Il est intéressant de noter que ce gène, qui est situé sur le chromosome 2, en position 12, est également associé au risque de schizophrénie, mais cela ne signifie pas qu’un gaucher puisse être schizophrène.

C’est ce que nous dit Manuel José Sosa Enríquez, professeur de médecine à l’Université de Las Palmas de Gran Canaria (ULPGC), qui est médecin et également gaucher.

Sosa Enríquez explique que, pour commencer, on sait que « le cerveau des gens est hiérarchisé. Cela signifie qu’un hémisphère du cerveau prédomine sur l’autre.

« Lorsque les informations sont croisées, l’hémisphère droit prédomine généralement chez les gauchers, et l’inverse chez les droitiers. Cependant, ce n’est pas le cas pour tout : par exemple, chez les gauchers, le langage est distribué de manière plus diffuse dans le cerveau ».

Comme l’hémisphère droit prédomine chez les gauchers, ils sont mieux équipés pour certaines activités, notamment celles liées à l’art, à la musique, à la peinture ou à l’aptitude spatiale.

À propos de cette dernière capacité et comme fait curieux, le professeur fait référence au fait que 30% des astronautes qui ont participé au programme Apollo étaient gauchers, et que les deux premiers astronautes à poser le pied sur la surface de la lune, Neil Armstrong et Edwin Aldrin, étaient gauchers.

Mais pour en revenir à Altamira, on sait qu’il y avait déjà des gauchers à l’époque, car lorsqu’ils peignaient, ils posaient leur main non dominante sur le mur, c’est-à-dire leur main droite, un geste dont il reste des traces.

Mais en réalité, que sait-on des gauchers ?

Le monde des gauchers

Tout au long de ce dernier siècle et du précédent, de nombreuses recherches ont été menées, mais presque aucune n’est concluante, et elles ne font qu’indiquer des associations et ne prouvent pas les causalités.

Ainsi, dans ce groupe de recherches non concluantes, des causes non génétiques liées au stress maternel ou à l’alcoolisme ont été émises comme hypothèses.

Il a également été question de savoir si les gauchers étaient plus enclins à la dépression et/ou à l’insomnie, mais sans preuve concrète.

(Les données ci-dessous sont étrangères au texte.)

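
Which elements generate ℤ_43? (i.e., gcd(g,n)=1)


g generates ℤ_n iff gcd(g,n) = 1
Prime factors of 43: 43
Generators are g ∈ {1,...,42} not divisible by any of these primes.
Generators: {1, 2, 3, 4, 5, 6, 7, 8, 9, 10, 11, 12, 13, 14, 15, 16, 17, 18, 19, 20, 21, 22, 23, 24, 25, 26, 27, 28, 29, 30, 31, 32, 33, 34, 35, 36, 37, 38, 39, 40, 41, 42}
Number of generators = φ(43) = 42

Generators of ℤ_43 = {1, 2, 3, 4, 5, 6, 7, 8, 9, 10, 11, 12, 13, 14, 15, 16, 17, 18, 19, 20, 21, 22, 23, 24, 25, 26, 27, 28, 29, 30, 31, 32, 33, 34, 35, 36, 37, 38, 39, 40, 41, 42}


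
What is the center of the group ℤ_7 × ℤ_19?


Z(G) = {g ∈ G | gx = xg for all x ∈ G}
Direct product of abelian groups is abelian, so Z(G) = G

Z(ℤ_7 × ℤ_19) = ℤ_7 × ℤ_19


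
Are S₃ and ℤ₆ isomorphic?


Comparing S₃ and ℤ₆:
S₃ is non-abelian, ℤ₆ is abelian

No, S₃ ≇ ℤ₆


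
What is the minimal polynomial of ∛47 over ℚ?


∛47 satisfies x³ - 47 = 0, irreducible over ℚ (no rational root; 47 is not a perfect cube)

Minimal polynomial: x³ - 47


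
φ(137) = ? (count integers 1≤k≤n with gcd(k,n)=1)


Factor n: 137 = 137
φ(n) = n · ∏(1 - 1/p) over distinct primes p | n
φ(137) = 137 · (1 - 1/137) = 136

φ(137) = 136


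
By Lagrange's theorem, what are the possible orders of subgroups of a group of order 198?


Lagrange's theorem: |H| divides |G|
|G| = 198
Divisors of 198: 1, 2, 3, 6, 9, 11, 18, 22, 33, 66, 99, 198

Possible subgroup orders: {1, 2, 3, 6, 9, 11, 18, 22, 33, 66, 99, 198}


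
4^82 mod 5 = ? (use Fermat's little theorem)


Fermat's little theorem: if p is prime and gcd(a,p)=1, then a^(p-1) ≡ 1 (mod p)
p = 5 is prime, gcd(4,5) = 1
Reduce exponent: 82 mod 4 = 2
So 4^82 ≡ 4^2 (mod 5)
4^2 mod 5 = 1

4^82 ≡ 1 (mod 5)


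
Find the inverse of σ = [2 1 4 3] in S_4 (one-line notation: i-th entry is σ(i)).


To find σ⁻¹, swap domain and range:
σ(1) = 2 → σ⁻¹(2) = 1
σ(2) = 1 → σ⁻¹(1) = 2
σ(3) = 4 → σ⁻¹(4) = 3
σ(4) = 3 → σ⁻¹(3) = 4

σ⁻¹ = [2 1 4 3]


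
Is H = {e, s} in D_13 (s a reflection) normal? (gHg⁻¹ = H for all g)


H = {e, s} in D_13 (s a reflection)
r·s·r⁻¹ = sr⁻² ≠ s for n ≥ 3, so {e, s} is not closed under conjugation

No, not a normal subgroup


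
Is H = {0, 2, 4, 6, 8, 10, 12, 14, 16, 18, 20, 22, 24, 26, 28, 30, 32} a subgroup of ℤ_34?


Subgroup test for H = {0, 2, 4, 6, 8, 10, 12, 14, 16, 18, 20, 22, 24, 26, 28, 30, 32} in (ℤ_34, +):
(1) 0 ∈ H? Yes
(2) Closure: for all a,b ∈ H, (a+b) mod 34 ∈ H? Yes
(3) Inverses: for all a ∈ H, -a mod 34 ∈ H? Yes

Yes, H is a subgroup of ℤ_34


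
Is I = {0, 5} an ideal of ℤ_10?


Check ideal conditions for I = {0, 5} in ℤ_10:
(1) I is an additive subgroup? Yes
(2) For r ∈ ℤ_10 and a ∈ I: r·a ∈ I? Yes

Yes, I is an ideal of ℤ_10


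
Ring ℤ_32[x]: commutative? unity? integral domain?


ℤ_32 has zero divisors (2·16 ≡ 0), and these lift to constant zero divisors in ℤ_32[x]; so not an integral domain
Commutative: Yes
Integral domain: No
Has unity: Yes

ℤ_32[x]: Commutative=Yes, Unity=Yes


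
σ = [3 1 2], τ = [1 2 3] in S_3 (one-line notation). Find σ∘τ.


σ∘τ: apply τ first, then σ
1 →τ 1 →σ 3
2 →τ 2 →σ 1
3 →τ 3 →σ 2

σ∘τ = [3 1 2]


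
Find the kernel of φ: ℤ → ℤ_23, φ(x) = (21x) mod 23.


Kernel = preimage of identity
ker(φ) = {x ∈ ℤ : 21x ≡ 0 (mod 23)}. gcd(21,23) = 1, so 21x ≡ 0 (mod 23) ⟺ x ≡ 0 (mod 23/1 = 23). Hence ker(φ) = 23ℤ

ker(φ) = 23ℤ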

Ce qui est clair, note Sosa Enriquez, c’est que la vieille habitude, aujourd’hui bannie, de forcer les enfants gauchers à écrire de la main droite, peut provoquer des altérations qui se manifestent par la dyslexie et le bégaiement.

Selon M. Sosa, plusieurs études menées à Londres « ont établi que jusqu’à 30 % des enfants gauchers contraints d’écrire de la main droite auraient pu développer un bégaiement ou une dyslexie ».

Il suffit de se rappeler le film « Le discours du roi », qui expose les difficultés de langage (bégaiement) de George VI, père de l’actuelle reine d’Angleterre, tout au long de sa vie.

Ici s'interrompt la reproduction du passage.